UN demands access to Darfur camp
The UN humanitarian chief has demanded that Sudanese authorities allow aid agencies into a camp in Darfur and surrounding areas where more than 80,000 displaced people were unable to receive food and other relief supplies for nearly two weeks.
John Holmes said that following recent violence five international aid organisations and UN humanitarian agencies were prevented from entering Kalma Camp by local authorities in South Darfur despite assurances that such restrictions were not imposed.
"If access is not urgently restored, the situation risks deteriorating rapidly," he warned in a statement.
Samuel Hendricks, spokesman for the UN Office for the Co-ordination of Humanitarian Affairs in Darfur, said late last week that at least five people had died and thousands fled the camp following demonstrations by opponents of peace talks between the government and some Darfur rebel groups.
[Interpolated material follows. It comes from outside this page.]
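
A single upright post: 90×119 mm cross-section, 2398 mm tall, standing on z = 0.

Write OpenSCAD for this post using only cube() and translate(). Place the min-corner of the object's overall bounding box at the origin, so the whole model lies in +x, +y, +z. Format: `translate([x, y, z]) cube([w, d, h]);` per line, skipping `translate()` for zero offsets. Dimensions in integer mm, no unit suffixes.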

The talks in Doha, Qatar are the first since comprehensive peace negotiations broke down in late 2007.
Thousands of internally displaced people remain unaccounted for, according to Mr Holmes.
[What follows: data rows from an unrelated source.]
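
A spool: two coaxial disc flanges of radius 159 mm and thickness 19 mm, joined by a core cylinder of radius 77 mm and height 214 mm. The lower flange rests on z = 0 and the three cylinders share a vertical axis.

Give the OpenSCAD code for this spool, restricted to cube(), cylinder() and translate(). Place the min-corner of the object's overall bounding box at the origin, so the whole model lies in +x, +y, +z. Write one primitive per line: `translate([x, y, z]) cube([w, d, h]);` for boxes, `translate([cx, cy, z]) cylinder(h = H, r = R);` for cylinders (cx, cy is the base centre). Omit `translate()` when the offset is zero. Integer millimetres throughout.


translate([159, 159, 0]) cylinder(h = 19, r = 159);
translate([159, 159, 19]) cylinder(h = 214, r = 77);
translate([159, 159, 233]) cylinder(h = 19, r = 159);


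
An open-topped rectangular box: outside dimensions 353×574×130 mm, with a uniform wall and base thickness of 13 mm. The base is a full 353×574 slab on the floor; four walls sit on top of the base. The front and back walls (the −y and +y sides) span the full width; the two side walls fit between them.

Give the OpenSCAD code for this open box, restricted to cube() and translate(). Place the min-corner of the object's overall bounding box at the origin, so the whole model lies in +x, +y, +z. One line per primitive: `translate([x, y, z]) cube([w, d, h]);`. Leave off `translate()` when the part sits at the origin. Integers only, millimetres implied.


cube([353, 574, 13]);
translate([0, 0, 13]) cube([353, 13, 117]);
translate([0, 561, 13]) cube([353, 13, 117]);
translate([0, 13, 13]) cube([13, 548, 117]);
translate([340, 13, 13]) cube([13, 548, 117]);


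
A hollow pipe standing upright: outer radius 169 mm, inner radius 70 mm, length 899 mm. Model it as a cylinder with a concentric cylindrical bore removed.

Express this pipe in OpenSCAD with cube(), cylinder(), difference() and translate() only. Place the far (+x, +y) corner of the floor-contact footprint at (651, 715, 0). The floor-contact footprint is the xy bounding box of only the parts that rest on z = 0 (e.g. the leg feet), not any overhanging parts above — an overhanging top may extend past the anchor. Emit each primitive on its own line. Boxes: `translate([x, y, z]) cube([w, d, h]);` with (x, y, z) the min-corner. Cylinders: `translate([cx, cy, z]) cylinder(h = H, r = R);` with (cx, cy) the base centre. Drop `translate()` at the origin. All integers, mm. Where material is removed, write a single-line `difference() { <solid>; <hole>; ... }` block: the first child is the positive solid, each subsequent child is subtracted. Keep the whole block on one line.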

"We need immediate access so we can respond to the needs and conditions of those remaining there. We also need to find out how many people have left, and where they have gone, in order to provide relief to them too," he said.
Mr Holmes said he is "extremely concerned about the welfare" of the 82,000 people at Kalma who have not received food, medicine and fuel to power water pumps since August 2.
UN spokesman Martin Nesirky said Kalma's main market resumed activity, but the humanitarian situation continues to worsen with water and medicine in short supply.